I can’t help myself. I am a firm believer in retail therapy. In those long, cold boring days of January, there’s nothing like a “SALE” sign to brighten the spirit. Why do you think they have the half-yearly sales? They want to keep you coming back in February too, but remember, the new stuff won’t come in until March.
My friend, Betty, was a savvy shopper as well, and like all of us, had to occasionally clear out the old to make room for the new. She once called me to come help her decide what to throw out, and since we were the same size, I naturally jumped at the chance. I scored a cute pair of light green sling-back shoes, never worn by her because they hurt her feet. They hurt mine too, but they were so cute I could force myself to wear them. While I was trying to determine what I had in my closet that actually went with them, she knocked on my door and asked for them back. What a disappointment. But next day she came again and thrust them through the door snarling in a disgusted way “Take them!” So I did.
We had a running exchange for several years with boxes of See’s chocolates. When I was a couple of pounds too heavy, I hid mine in the attic. It took a trip to the garage to get the ladder and climb into the hall opening to reach it, so I could stay away until I forgot about it. One day she knocked on my door and handed me a box of See’s with 7 pieces left. I solved her dilemma by dividing the odd piece and we each ate 3 1/2, rather like a modern day Solomon.

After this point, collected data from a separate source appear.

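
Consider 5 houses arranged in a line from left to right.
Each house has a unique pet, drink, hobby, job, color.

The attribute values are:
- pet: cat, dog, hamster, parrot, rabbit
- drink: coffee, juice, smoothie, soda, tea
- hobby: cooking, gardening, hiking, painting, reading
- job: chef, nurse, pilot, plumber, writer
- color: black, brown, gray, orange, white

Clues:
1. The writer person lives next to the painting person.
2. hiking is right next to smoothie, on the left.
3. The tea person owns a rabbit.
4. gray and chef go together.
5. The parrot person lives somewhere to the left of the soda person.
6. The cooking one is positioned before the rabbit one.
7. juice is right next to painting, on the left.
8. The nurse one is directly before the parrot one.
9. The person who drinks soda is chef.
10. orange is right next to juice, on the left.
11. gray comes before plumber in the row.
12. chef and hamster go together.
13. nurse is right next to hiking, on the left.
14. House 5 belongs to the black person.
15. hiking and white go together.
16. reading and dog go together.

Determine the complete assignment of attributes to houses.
Solution:

House | Pet | Drink | Hobby | Job | Color
-----------------------------------------
  1   | dog | coffee | reading | nurse | orange
  2   | parrot | juice | hiking | writer | white
  3   | cat | smoothie | painting | pilot | brown
  4   | hamster | soda | cooking | chef | gray
  5   | rabbit | tea | gardening | plumber | black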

We took tap lessons together, and once when my father was visiting we had him check out our new routine, complete with top hats and canes. When we were through tapping our hearts out, I asked him what he thought of it. Without a moment’s hesitation, he declared “Don’t call us, we’ll call you.”
I miss him and I miss her.
The ancient Egyptians wore wigs to shield their shaved heads from the sun. I can see that was a good idea; who wants a sunburned head? Styles have come and gone through the years, and cultures have changed. People wore wigs for many reasons including religious, costume, cosmetic , convenience or just for fun. It’s nice to be able to change your appearance at will.

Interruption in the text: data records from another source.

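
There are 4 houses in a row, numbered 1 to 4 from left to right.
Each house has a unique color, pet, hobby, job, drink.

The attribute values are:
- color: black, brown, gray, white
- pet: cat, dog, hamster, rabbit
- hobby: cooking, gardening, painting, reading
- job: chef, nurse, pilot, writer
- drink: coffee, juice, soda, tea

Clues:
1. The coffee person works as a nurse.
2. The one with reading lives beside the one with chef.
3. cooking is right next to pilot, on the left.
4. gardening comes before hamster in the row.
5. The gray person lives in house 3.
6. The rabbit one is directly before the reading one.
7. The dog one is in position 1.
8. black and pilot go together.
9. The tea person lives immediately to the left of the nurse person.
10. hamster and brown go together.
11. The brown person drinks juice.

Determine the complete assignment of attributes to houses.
Solution:

House | Color | Pet | Hobby | Job | Drink
-----------------------------------------
  1   | white | dog | cooking | writer | soda
  2   | black | rabbit | gardening | pilot | tea
  3   | gray | cat | reading | nurse | coffee
  4   | brown | hamster | painting | chef | juice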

I was cursed with wimpy hair. You might even say I hate my hair. I always hated the color as well, but you can always change the color, which I did often. When it finally turned a real color (grey) a grandson took a look and asked me if it was blonde or grey. I told him to take his choice.

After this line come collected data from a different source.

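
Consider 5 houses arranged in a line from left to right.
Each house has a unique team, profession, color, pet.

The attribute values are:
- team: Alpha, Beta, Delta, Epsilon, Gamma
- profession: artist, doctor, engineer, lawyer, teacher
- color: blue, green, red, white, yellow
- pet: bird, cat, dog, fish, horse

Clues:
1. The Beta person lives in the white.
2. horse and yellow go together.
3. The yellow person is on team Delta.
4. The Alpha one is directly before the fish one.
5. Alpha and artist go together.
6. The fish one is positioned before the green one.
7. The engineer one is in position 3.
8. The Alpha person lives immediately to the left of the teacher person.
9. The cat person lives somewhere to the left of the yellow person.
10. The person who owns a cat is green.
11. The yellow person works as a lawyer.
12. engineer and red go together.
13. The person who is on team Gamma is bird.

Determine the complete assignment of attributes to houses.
Solution:

House | Team | Profession | Color | Pet
---------------------------------------
  1   | Alpha | artist | blue | dog
  2   | Beta | teacher | white | fish
  3   | Gamma | engineer | red | bird
  4   | Epsilon | doctor | green | cat
  5   | Delta | lawyer | yellow | horse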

During the 60’s when “big hair” was the style, I was not able to achieve it no matter how vigorously I back-combed and sprayed, so I bought a wig.
It was human hair and very expensive, and had to be professionally washed and styled, and I loved it. Until I overheard Republican great-aunt Georgia say to my grandmother
“She wants to look like Jackie Kennedy.” What really hurt was that I did! Jackie was an icon of style, and had great hair as well. I probably couldn’t carry it off anyway, being about 8 inches shorter. Plus it really did take a lot of money to look that good.
They make wigs and hairpieces of synthetic material which through the years is hard to tell from human hair. You can wash them yourself, and change your style and color whenever the mood or the occasion demands it. How cool is that?
Dogs like wigs too I found out the hard way once while visiting my daughter in Seattle. I put my wig on a table in the bedroom and went downstairs with the rest of the family. Suddenly my grandchildren came running in yelling “Mom! Jessie’s running down the road with Grammie’s wig!” They don’t have that dog anymore, but then, I don’t have that wig either.